Hours of videos were found and released recently. They show staged scenes of six young Israelis interacting and lighting candles for the holiday. With other clips of the video released showing the male hostages being forced to shave one another’s heads, one quipped that it was like the Holocaust. Indeed. As were these staged videos and props, like the Nazis using the Terezin concentration camp to let the Red Cross and the rest of the world fool themselves in believing that the concentration camps were not so bad. 

In the video of hostages lighting Chanukah candles, one states that there’s not enough oxygen for the flame. Snacks are provided as props, which some of the hostages wait to eat, already showing signs of starvation. Another clip showed one of the women hostages telling the terrorist captors that two of the men needed medical care. And Hirsh Godlberg Polin, with his arm blown off from below the elbow as a result of a grenade that terrorists threw into the crowded bus shelter in which he and many others took shelter the day they were kidnapped. 

Why did the terrorists film all this? What evil propaganda or psychological terror agenda did they have in mind? Since it was Israelis who found the raw footage, we’ll never know. Several months later, suffering the cumulative effect of being hostages underground, Hamas terrorists executed the six young Israelis in the very tunnel in which they had been in captivity. It was just days before IDF troops arrived in the area, and would have been able to rescue them. 

On the holiday when we celebrate multiple miracles, it’s a miracle that all of this film was found, and hopefully provides comfort to their families to some degree. 

It is also remarkable watching the hostages reciting the prayers as they struggled to light the candles underground. In one of the prayers, Shechiyanu, recited only on the first night, we sanctify God with the words, “Blessed are You, Lord our God, King of the Universe, who has granted us life, sustained us, and enabled us to reach this occasion.”

Harrowing. Six young Israelis in captivity, hopeful that they would be released but in inhuman conditions, praying for peace, sending love to their families, thanking God for enabling them to reach this occasion. 

Even though the props were provided (and filmed) by the terrorists holding them, rather than displaying anger or fear, they displayed fortitude and faith. They did so in a Hamas terrorist tunnel. They did so painstakingly, creating their own Hanukkah Menorah using paper cups. 

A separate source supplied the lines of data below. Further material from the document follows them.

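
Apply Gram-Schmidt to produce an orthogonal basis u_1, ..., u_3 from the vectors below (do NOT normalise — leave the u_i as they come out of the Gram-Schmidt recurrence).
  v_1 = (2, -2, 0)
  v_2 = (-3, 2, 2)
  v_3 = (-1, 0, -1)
Orthogonal basis:
  u_1 = (2, -2, 0)
  u_2 = (-1/2, -1/2, 2)
  u_3 = (-2/3, -2/3, -1/3)

Apply the Gram-Schmidt recurrence
  u_1 = v_1
  u_i = v_i − Σ_{j<i} ((v_i · u_j) / (u_j · u_j)) · u_j.

Step by step this gives:
  u_1 = (2, -2, 0)
  u_2 = (-1/2, -1/2, 2)
  u_3 = (-2/3, -2/3, -1/3)

Orthogonality check:
  u_2 · u_1 = 0 (should be 0)
  u_3 · u_1 = 0 (should be 0)
  u_3 · u_2 = 0 (should be 0)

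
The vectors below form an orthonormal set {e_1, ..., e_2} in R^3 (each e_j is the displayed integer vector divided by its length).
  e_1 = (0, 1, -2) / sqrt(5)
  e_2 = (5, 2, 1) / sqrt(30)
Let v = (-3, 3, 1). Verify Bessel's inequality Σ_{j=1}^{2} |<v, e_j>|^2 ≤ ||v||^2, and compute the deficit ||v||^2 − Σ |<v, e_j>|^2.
Σ |<v, e_j>|^2 = 7/3; ||v||^2 = 19; deficit = 50/3

Write each e_j = u_j / sqrt(<u_j, u_j>) where u_j is the displayed integer vector. Then <v, e_j> = <v, u_j> / sqrt(<u_j, u_j>), so |<v, e_j>|^2 = <v, u_j>^2 / <u_j, u_j>.
Coefficients: <v, e_1> = 1/sqrt(5), <v, e_2> = -8/sqrt(30).
Square and sum: Σ |<v, e_j>|^2 = 7/3.
Compute ||v||^2 = v·v = 19.
Deficit = 19 − 7/3 = 50/3 ≥ 0, confirming Bessel's inequality. (The deficit equals ||v − Σ <v,e_j> e_j||^2, the squared distance from v to span{e_j}.)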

While they were no doubt victims, executed several months later, in one of the most vivid of many signs amid the Hamas cruelty, they were also heroes. 

There’s a tradition that we light our Chanukah candles in public, for all people to see, to publicize the miracles. Though filmed in a dark cave with no air, windows, or light, the Islamic terrorists who murdered these six people unintentionally created another way for the world to witness our resilience and the truth: the Jewish people are indigenous to the Land of Israel, where these miracles took place then and continue in our day.

And that God has not and never will forsake us.